In February 2009, the Delhi High Court held in UAE Exchange Centre v. Union of India (313 ITR 94) that the exclusionary clause of auxiliary activities must be construed broadly. In that case, the parent company, incorporated in UAE, performed remittance services for NRIs in UAE, where it transferred funds to the NRI’s family in India, on the payment of a fee. The contract was concluded in UAE and payment was received by the company in UAE, denominated in local currency. However, the company also used liaison offices in India to effect the transfer, and the liaison offices consequently had access to the company’s server in the UAE. The liaison office would then download the particulars of the remittance, make the necessary demand draft and despatch it in accordance with the instructions of the remitter. The Revenue argued that the contract was in effect performed by the liaison office – for the essence of the contract was the remittance of money – and that this could consequently not be regarded as “auxiliary”. The AAR had accepted this contention. The Delhi High Court quashed this order, and observed that “but-for” test is inappropriate in construing the exclusionary clause – in other words, the fact that the contract could not have been performed without the aid of the liaison office’s activities is not determinative of its status as an “auxiliary” activity or otherwise. The Court held that the test is broader, and that it was auxiliary because it was in “support” of the main activity entered into in the UAE, for payment in the UAE. In what is likely to be of some importance in subsequent cases, the court also observed that “[o]rganisations and companies operate transnationally. There is an eagerness to bring to tax by States income, by employing deeming fictions so that incomes which ordinarily do not accrue or arise within the taxing State are brought within the States’ tax net. It is in this context that the expression “permanent establishment” appearing in the DTAA has to be viewed.” The case is also important for the proposition that the AAR constitutes a “Tribunal” for the purposes of Art. 227 of the Constitution.

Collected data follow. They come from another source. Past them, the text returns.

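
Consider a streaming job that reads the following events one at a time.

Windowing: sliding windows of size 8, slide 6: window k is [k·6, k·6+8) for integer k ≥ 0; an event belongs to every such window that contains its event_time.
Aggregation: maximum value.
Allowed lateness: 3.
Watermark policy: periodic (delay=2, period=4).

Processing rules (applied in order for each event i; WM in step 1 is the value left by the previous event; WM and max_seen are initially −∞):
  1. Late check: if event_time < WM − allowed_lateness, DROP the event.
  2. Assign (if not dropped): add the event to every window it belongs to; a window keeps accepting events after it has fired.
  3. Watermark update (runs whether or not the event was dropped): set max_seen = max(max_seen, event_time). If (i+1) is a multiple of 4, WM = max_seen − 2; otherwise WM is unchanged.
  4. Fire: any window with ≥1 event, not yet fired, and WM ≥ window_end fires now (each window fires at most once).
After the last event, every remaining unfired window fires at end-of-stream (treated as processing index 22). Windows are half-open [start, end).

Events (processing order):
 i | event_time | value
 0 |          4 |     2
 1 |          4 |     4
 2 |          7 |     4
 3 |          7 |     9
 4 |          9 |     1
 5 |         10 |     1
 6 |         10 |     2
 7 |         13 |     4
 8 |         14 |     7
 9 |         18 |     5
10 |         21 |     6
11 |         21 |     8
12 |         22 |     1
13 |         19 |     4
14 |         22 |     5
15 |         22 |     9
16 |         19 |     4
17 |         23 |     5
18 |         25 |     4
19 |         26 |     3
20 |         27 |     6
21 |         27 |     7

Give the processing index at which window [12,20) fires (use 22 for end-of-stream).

15

i=0 t=4 v=2: → [0,8); WM=−∞
i=1 t=4 v=4: → [0,8); WM=−∞
i=2 t=7 v=4: → [6,14),[0,8); WM=−∞
i=3 t=7 v=9: → [6,14),[0,8); WM=5
i=4 t=9 v=1: → [6,14); WM=5
i=5 t=10 v=1: → [6,14); WM=5
i=6 t=10 v=2: → [6,14); WM=5
i=7 t=13 v=4: → [12,20),[6,14); WM=11; [0,8) fires=9
i=8 t=14 v=7: → [12,20); WM=11
i=9 t=18 v=5: → [18,26),[12,20); WM=11
i=10 t=21 v=6: → [18,26); WM=11
i=11 t=21 v=8: → [18,26); WM=19; [6,14) fires=9
i=12 t=22 v=1: → [18,26); WM=19
i=13 t=19 v=4: → [18,26),[12,20); WM=19
i=14 t=22 v=5: → [18,26); WM=19
i=15 t=22 v=9: → [18,26); WM=20; [12,20) fires=7
i=16 t=19 v=4: → [18,26),[12,20); WM=20
i=17 t=23 v=5: → [18,26); WM=20
i=18 t=25 v=4: → [24,32),[18,26); WM=20
i=19 t=26 v=3: → [24,32); WM=24
i=20 t=27 v=6: → [24,32); WM=24
i=21 t=27 v=7: → [24,32); WM=24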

This view has been followed. In Cable and Wireless Networks (315 ITR 72), decided in July, a branch office of a UK corporation performed network designing, network management services and other support activities. The AAR held that it did not constitute a permanent establishment since the activity is auxiliary. Similarly, in KT Corporation (181 Taxman 94), a Korean corporation opened a liaison office in New Delhi for the purpose of communicating with Indian banks and other commercial entities. The AAR referred to the OECD Model Commentary’s analysis that the activity must form an “essential and significant part of the enterprise as a whole” and held that the LO did not constitute a PE, relying on Morgan Stanley as well as UAE Exchange. In Hyosung Corporation (314 ITR 343), the AAR reached a tentative conclusion to the same effect.
These decisions are of some importance in enumerating the circumstances under which the head office may be liable to tax exposure on account of the activities of the liaison office. Moreover, the line that the cases have taken – of construing the exclusionary clause of auxiliary activities – appears to be correct and in consonance with the intention of the parties to the DTAA.